Apr 24, 1998 07:52 AM
by K Paul Johnson

Following up on Mark's latest, I think that Jung's doctrine of
the four functions provides a useful model for talking about
balance in the personality. According to the MBTI I'm an
intuitive thinking type; this seems a prevalent
configuration among Theosophists. It certainly makes for
attraction to HPB's writing, where judgments are usually
presented in thinking rather than feeling form (overtly that is)
and where perceptions are more inward than outward in nature.

All that could be debated, but continuing from there I will point
out that Jung says around age 40 the emphasis should start to
shift to the opposite, undeveloped functions. In the case of
intuitive thinkers, those are feeling and sensation. And I did
find that an otherworldiness leading to asceticism in my 20s and
30s started to yield to a much more earthy approach as I neared
and passed 40. Thus I kayak rather than read on weekends, try to
fully experience emotions rather than deny them, and so on.

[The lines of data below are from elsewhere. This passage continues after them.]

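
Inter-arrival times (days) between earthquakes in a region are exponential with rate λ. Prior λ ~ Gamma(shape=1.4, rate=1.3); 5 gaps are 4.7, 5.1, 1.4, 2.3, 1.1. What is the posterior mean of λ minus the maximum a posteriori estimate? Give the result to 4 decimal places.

0.0629

Σ times = 14.6. Posterior: Gamma(shape = 1.4+5 = 6.4, rate = 1.3+14.6 = 15.9).
Mode = (α−1)/β = 5.4/15.9 = 0.3396.
Mean = α/β = 6.4/15.9 = 0.4025.
Difference = 0.4025 − 0.3396 = 0.0629.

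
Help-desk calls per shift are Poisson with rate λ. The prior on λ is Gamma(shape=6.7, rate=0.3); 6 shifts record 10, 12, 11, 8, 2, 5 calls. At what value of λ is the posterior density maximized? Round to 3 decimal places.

Σ counts = 48. Posterior: Gamma(shape = 6.7+48 = 54.7, rate = 0.3+6 = 6.3).
Mode = (α−1)/β = 53.7/6.3 = 8.524.
Mean = α/β = 54.7/6.3 = 8.683.
This is the posterior mode — the MAP estimate.

8.524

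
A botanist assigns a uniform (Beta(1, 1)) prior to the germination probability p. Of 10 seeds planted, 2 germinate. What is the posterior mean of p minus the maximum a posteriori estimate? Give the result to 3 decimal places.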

>From this POV, those who continue throughout their lives to
follow an otherworldly, head-in-the-clouds direction are failing
to meet one of life's most important demands: seek balance. The
great danger of this is that the undeveloped side is also
*unconscious*, but not necessarily weak. Thus very intense
feelings and sensations can actually dominate the behavior of the
intuitive thinker, and yet be totally denied. This seems to be
the case with those who have reacted most viscerally to
"heretical" books, as seen on some theosophical and other
listservs. (Most amusingly, someone who said that *I* was 90% responsible for
*his and others'* negative emotions concerning my own books. I doubt that
would also be said about all the positive appreciation it
received, and wonder if he and his ideological allies would
subscribe to the general proposition that they are only 10%
responsible for their emotional reactions.) In the long
run, it was growth-producing to be attacked in such a manner, as it pointed
directly to the developmental task at hand: after spending your life thinking
and intuiting, now focus on feelings and sensations. The Cayce
readings, by focusing so much on physical health and emotional
awareness, were a fine balance to the otherworldly Theosophical
writings during this period of readjustment.